One possibility may lie in adaptations to trademark’s “collective membership mark” (15 U.S.C. §1127) and envisioning new uses for the mark. A collective mark is owned by its members and is “adopted for the purpose of indicating membership in an organized collective group” and its “sole function . . . is to indicate that the person displaying the mark is a member of the organized collective group.” We can envision circumstances in which citizen-created hashtags could be eligible for a collective mark, or something like it, particularly when there is evidence of a secondary meaning, a legal requirement for descriptive trademarks like #BlackLivesMatter, over time.
Additionally, a temporary mark with limited protections might also be considered, similar to what the USPTO’s supplemental register provides.

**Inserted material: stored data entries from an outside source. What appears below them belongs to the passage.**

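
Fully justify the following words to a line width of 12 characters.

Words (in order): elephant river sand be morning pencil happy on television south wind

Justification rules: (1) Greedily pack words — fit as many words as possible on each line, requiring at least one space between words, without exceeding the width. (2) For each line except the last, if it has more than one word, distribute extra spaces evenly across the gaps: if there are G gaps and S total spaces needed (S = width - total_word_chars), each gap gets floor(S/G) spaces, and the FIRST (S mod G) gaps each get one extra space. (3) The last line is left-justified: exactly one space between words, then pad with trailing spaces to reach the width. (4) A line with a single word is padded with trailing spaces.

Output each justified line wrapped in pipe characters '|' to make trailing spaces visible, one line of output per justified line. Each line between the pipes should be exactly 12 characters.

Answer: |elephant    |
|river   sand|
|be   morning|
|pencil happy|
|on          |
|television  |
|south wind  |

Derivation:
Line 1: ['elephant'] (min_width=8, slack=4)
Line 2: ['river', 'sand'] (min_width=10, slack=2)
Line 3: ['be', 'morning'] (min_width=10, slack=2)
Line 4: ['pencil', 'happy'] (min_width=12, slack=0)
Line 5: ['on'] (min_width=2, slack=10)
Line 6: ['television'] (min_width=10, slack=2)
Line 7: ['south', 'wind'] (min_width=10, slack=2)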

Applicants with evidence of growth in recognition for the mark (what the law calls “secondary meaning”) could obtain limited protection for a defined period, perhaps two years, to allow users to prove that consumers can identify the mark’s origins. One recommendation is for applicants to conduct and submit to the USPTO a consumer perception survey of 300 or more participants every two years demonstrating the state of the hashtag and how it is acquiring secondary meaning and qualifies for full protection.
There is cruel irony in a system that exploited the physical labor of Black bodies for hundreds of years, only now to exploit the intellectual fruits of the Black mind. As we commit ourselves to changing systems of oppression that hurt Black people physically, we must also demand better from our intellectual property systems that allow the misappropriation of Black people’s intellectual creations.
*This piece was written in partnership with my co-author Victoria “Tori” Ekstrand, Associate Professor, UNC Hussman School of Journalism and Media.